300’ü aşkın üyesiyle inşaat sektörünün en güçlü derneklerinden Anadolu Yakası İnşaat Müteahhitleri Derneği (AYİDER), 17 Ağustos 1999 depreminin yıldönümünde kentsel dönüşümde şehrin bina stokunun eski olduğu yerlerde inşaatlara yoğunlaşmak gerektiğine dikkat çekti.
Çevre, Şehircilik ve İklim Değişikliği Bakanlığı’nın yapmış olduğu açıklamalara göre İstanbul’da 2025 itibarıyla 8 milyon 70 bin ev ve iş yeri bulunurken, bunların 3 milyon 393 bini 2000 yılı ve öncesine ait. İstanbul’da acil dönüşmesi gereken riskli konut sayısı ise 600 bin adet. 17 Ağustos 1999 depremi sonrasında “6306 Sayılı Afet Riski Altındaki Alanların Dönüştürülmesi Hakkında Kanun” kapsamında kentsel dönüşüm çalışmaları başladı.
Depremin yıldönümünde açıklama yapan AYİDER Başkanı Hakan Şişik, Yarısı Bizden kampanyasının kentsel dönüşümü hızlandırmak için önemli bir hamle olduğunu ve halk tarafından karşılık bulduğunu ifade ederek, “Yarısı Bizden kampanyasının dışında bakanlık, büyükşehir belediyesi, 39 belediye ve STK’lar bir masa etrafında birleşip şehre dair bir master plan çıkarılmalı. Her seferinde yeni imar planları hazırlamak yerine tıpkı Avrupa’da olduğu gibi İstanbul başta olmak üzere tüm şehirlerimizin 100 yıllık master plana ihtiyacı bulunuyor.

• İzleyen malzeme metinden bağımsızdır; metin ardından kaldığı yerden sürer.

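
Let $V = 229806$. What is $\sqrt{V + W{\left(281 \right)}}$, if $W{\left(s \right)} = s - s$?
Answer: $3 \sqrt{25534} \approx 479.38$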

Çünkü binaları sadece depreme göre değil, iklim şartlarına göre de yapmalıyız” açıklamalarında bulunuyor. Bitişik nizam alanlarda kentsel dönüşümün önünü açabilmek için emsal artışı yapılmasını tavsiye eden Şişik, “5 kat izin varsa onu bir kat daha izin verilebilir. Bina bazında değil, o adanın olduğu alanlarda olabilir.
Örneğin; alan 50 bin metrekare ise 60 bin kareye çıkarılıp dönüşümün önü açılıp özel sektöre de pay verebilirsiniz. Fatih, Beyoğlu’nun arkası, Avcılar, Bakırköy gibi alanlarda. Kadıköy Acıbadem’de de bitişik nizamdan dolayı kentsel dönüşüm gerçekleşemiyordu ve emsal artışı sayesinde sorun çözüldü” diyor. AYİDER Başkanı Hakan Şişik, her adanın ve sokağın ihtiyacını karşılayabilecek yeşil alanların hayati önem taşıdığını da belirtiyor.